Yes, but you also said "No increase in oil production is ever a good thing for the climate" in response that specifically discusses that it is local increase (in US) that compensates decrease elsewhere. To expand, it is a good thing because otherwise the oil prices will be too high that might trigger US and global recession and actually reduce available funds for innovations and investments into green technology.

[–] NocturnalMorning@lemmy.world 1 points 1 year ago (1 children)

Ahhhh, yes, the green washing starts. I always enjoy when people bring that one into a conversation.

[–] MxM111@kbin.social -1 points 1 year ago (1 children)

Call it as you want, but economy is a real thing and there is a way to go green without destroying people livelihoods.

[–] NocturnalMorning@lemmy.world 1 points 1 year ago* (last edited 1 year ago) (1 children)

Then why haven't we done it yet?
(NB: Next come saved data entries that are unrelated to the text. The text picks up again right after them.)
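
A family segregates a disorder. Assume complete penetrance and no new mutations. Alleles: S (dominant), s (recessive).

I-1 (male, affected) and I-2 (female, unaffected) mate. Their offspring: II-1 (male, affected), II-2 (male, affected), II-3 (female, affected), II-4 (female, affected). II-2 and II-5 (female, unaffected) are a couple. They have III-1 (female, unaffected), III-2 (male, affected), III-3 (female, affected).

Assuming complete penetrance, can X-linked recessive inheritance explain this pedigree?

Yes

A consistent assignment under X-linked recessive exists: I-1 X^s Y, I-2 X^S X^s, II-1 X^s Y, II-2 X^s Y, II-3 X^s X^s, II-4 X^s X^s, II-5 X^S X^s, III-1 X^S X^s, III-2 X^s Y, III-3 X^s X^s.
In this assignment every recorded phenotype matches its genotype and every non-founder's genotype is obtainable from its parents' genotypes, so the pedigree is consistent.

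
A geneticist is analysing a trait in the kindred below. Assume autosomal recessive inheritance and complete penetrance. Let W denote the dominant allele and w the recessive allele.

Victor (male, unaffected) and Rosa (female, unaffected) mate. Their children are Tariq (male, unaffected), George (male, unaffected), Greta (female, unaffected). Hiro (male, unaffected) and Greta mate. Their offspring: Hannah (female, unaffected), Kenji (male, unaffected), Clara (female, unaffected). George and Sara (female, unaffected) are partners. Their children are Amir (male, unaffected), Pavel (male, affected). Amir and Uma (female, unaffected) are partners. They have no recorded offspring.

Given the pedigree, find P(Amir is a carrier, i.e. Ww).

George is unaffected so carries W and passed w to Pavel (ww), so George is Ww.
Sara is unaffected so carries W and passed w to Pavel (ww), so Sara is Ww.
Their cross gives offspring ratios 1/4 WW : 1/2 Ww : 1/4 ww. Conditioning on Amir being unaffected, P(Ww) = 1/2 / 3/4 = 2/3.

2/3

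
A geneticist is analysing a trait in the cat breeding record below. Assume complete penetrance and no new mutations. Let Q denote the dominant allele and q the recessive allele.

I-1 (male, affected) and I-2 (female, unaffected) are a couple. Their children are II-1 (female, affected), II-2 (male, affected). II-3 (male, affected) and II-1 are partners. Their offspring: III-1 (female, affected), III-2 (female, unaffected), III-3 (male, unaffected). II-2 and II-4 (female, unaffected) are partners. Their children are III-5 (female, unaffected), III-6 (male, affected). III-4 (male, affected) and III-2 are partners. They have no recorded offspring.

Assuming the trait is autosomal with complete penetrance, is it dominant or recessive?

II-3 and II-1 are both affected yet have an unaffected child III-2. Under a recessive model two affected parents are homozygous and every child would be affected, so the trait cannot be recessive.

dominant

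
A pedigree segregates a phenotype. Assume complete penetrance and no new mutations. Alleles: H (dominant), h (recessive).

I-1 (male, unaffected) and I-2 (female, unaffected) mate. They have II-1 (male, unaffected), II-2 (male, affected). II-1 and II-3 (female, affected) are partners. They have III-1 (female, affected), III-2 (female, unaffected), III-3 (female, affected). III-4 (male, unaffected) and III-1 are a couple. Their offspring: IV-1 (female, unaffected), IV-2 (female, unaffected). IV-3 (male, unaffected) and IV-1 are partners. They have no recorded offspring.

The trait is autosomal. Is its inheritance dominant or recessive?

I-1 and I-2 are both unaffected yet have an affected child II-2. Under dominance, an affected child requires at least one affected parent, so the trait cannot be dominant.

recessive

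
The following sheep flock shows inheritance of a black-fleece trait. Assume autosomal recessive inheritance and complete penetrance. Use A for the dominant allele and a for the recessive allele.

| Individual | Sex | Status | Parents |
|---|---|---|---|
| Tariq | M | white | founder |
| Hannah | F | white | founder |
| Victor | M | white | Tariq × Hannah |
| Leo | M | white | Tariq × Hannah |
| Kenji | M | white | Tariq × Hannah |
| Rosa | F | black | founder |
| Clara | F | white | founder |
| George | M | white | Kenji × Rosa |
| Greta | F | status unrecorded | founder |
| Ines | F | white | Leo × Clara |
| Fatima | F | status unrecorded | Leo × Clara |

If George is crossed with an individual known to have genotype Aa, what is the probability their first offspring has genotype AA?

George is white so carries A and received a from Rosa (aa), so George is Aa.
The cross gives 1/4 AA : 1/2 Aa : 1/4 aa, so P(offspring has genotype AA) = 1/4.

1/4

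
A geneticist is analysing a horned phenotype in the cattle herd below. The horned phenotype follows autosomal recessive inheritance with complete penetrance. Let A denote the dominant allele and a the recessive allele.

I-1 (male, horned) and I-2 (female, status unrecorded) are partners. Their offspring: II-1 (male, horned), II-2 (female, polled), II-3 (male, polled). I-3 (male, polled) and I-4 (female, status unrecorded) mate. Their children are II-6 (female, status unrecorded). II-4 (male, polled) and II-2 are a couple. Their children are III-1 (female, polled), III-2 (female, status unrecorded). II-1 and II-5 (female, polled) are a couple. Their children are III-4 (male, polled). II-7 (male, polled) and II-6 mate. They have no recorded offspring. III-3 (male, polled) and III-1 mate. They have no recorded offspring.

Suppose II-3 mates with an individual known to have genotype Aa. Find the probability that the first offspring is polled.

3/4

II-3 is polled so carries A and received a from I-1 (aa), so II-3 is Aa.
The cross gives 1/4 AA : 1/2 Aa : 1/4 aa, so P(offspring is polled) = 3/4.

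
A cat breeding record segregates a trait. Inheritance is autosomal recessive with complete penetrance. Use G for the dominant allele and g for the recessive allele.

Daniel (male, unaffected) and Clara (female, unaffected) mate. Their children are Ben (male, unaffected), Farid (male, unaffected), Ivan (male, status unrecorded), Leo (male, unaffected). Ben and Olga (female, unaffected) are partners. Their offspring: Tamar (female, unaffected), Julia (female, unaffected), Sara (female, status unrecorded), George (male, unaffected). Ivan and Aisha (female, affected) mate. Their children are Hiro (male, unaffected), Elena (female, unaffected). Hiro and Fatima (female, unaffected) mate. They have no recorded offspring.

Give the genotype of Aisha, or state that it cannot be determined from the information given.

Aisha is affected, so Aisha is gg.

gg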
Instead we have kicked the can down the road for decades promising to do it later, all the while with climate scientist sounding alarm bells that we are wrecking our climate..heck, they have even provided a road map of what we have to do to stop it and we've basically shrugged at the idea.

[–] MxM111@kbin.social 0 points 1 year ago* (last edited 1 year ago) (1 children)

From all countries in Kyoto and Paris treaty accord, US is the most successful in actually reducing CO2 emissions: https://www.eia.gov/todayinenergy/detail.php?id=52380

So we ARE doing it. It just does not happen in a day.

[–] NocturnalMorning@lemmy.world 1 points 1 year ago (1 children)

Climate scientists have been saying this was a problem for over 50 years.

[–] MxM111@kbin.social 1 points 1 year ago

Yes, it is unfortunate that due to oil companies anti-climate-science campaign and due to some party and voters being anti-science, it took so long for that to propagate into action. Would be better if it were faster.